Corn sales in the seven days that ended on July 21 were reported at 150,300 metric tons, the agency said. That's up from 33,900 tons a week earlier and up noticeably from the prior four-week average.

Mexico was the big buyer at 70,000 metric tons, followed by Japan at 41,700 tons, Colombia at 15,500 tons, Guyana at 10,400 tons and Guatemala at 9,300 tons.

For the 2022-2023 marketing year that starts on Sept. 1, exporters sold 193,700 metric tons of U.S. corn, down from 570,200 tons a week earlier, the government said.

Exports for the week fell 22% to 867,900 metric tons.

Soybean sales, meanwhile, saw net reductions of 58,600 metric tons, a reversal from sales of 203,500 tons a week earlier, due to mass cancelations this week, the USDA said.

The Netherlands bought 57,000 metric tons from U.S. supplies, Egypt purchased 55,000 tons, Mexico was in for 14,500 tons, Indonesia took 13,900 tons and Japan bought 10,800 tons.

An unnamed country canceled cargoes totaling 204,200 tons and China nixed shipments of 30,800 tons.

For 2022-2023, sales were reported at 748,800 metric tons, well above last week's total of 254,700 tons, the agency said.

Soybean exports for the week were reported at 499,900 tons, up 13% week-to-week.

Wheat sales fell 19% from the previous week and 29% from the four-week average as the Philippines purchased 98,100 metric tons, Mexico was in for 67,800 tons, Thailand took 56,300 tons, an unknown country bought 43,000 tons and Honduras was in for 36,000 tons.

Exports for the week came in at 345,800 tons, up noticeably from the previous week, the USDA said in its report.


3. Flood Watches Issued For Parts of Southern Plains

Flood watches have been issued for a large chunk of land stretching from western Arizona into the southern Plains, including much of southwestern Kansas and the Oklahoma and Texas panhandles, according to the National Weather Service.

In southwestern Kansas, excessive runoff from continued rainfall may result in flooding of rivers and other waterways in the area, the NWS said in a report earlier this morning.

The flood watch is in effect from 7 a.m. today through tomorrow afternoon.

Showers and thunderstorms will spread across southwestern Kansas into central counties in the state this morning.
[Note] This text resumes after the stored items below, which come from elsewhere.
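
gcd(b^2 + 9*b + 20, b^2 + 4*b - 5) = b + 5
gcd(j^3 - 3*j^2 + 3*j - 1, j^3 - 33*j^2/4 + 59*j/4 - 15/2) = j - 1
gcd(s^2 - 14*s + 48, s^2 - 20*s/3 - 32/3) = s - 8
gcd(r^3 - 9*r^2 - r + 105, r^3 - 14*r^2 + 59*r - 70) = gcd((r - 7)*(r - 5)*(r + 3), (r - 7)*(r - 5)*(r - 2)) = r^2 - 12*r + 35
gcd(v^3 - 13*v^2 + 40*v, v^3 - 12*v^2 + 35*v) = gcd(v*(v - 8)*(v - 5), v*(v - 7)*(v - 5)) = v^2 - 5*v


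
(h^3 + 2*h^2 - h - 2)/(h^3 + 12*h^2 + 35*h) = (h^3 + 2*h^2 - h - 2)/(h*(h^2 + 12*h + 35))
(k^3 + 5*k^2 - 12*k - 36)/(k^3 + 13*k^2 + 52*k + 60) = (k - 3)/(k + 5)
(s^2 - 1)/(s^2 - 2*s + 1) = (s + 1)/(s - 1)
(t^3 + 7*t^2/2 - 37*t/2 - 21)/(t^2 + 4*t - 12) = (2*t^2 - 5*t - 7)/(2*(t - 2))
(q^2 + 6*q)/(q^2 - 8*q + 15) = q*(q + 6)/(q^2 - 8*q + 15)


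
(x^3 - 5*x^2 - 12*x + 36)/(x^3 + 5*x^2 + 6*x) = (x^2 - 8*x + 12)/(x*(x + 2))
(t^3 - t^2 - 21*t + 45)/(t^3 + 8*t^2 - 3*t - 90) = (t - 3)/(t + 6)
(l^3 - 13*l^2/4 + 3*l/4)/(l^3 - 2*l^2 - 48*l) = (-4*l^2 + 13*l - 3)/(4*(-l^2 + 2*l + 48))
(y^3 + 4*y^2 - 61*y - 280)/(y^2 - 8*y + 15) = (y^3 + 4*y^2 - 61*y - 280)/(y^2 - 8*y + 15)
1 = 1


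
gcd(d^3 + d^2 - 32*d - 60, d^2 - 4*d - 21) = 1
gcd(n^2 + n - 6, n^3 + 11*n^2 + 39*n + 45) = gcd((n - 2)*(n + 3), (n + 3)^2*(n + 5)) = n + 3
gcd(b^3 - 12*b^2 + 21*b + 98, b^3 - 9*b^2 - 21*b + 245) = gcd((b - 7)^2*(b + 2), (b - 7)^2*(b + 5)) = b^2 - 14*b + 49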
Another round of thunderstorms are forecast for this afternoon and evening, the agency said.

"Periods of heavy rainfall will be possible with the strongest storms, increasing the potential for localized flooding," the NWS said.

Storms also are expected in parts of Arkansas heading into the weekend.

Widespread severe weather isn't forecast for the state but some "briefly severe storms" are possible, the agency said. The primary threats with the storms are large hail and damaging winds, the NWS said.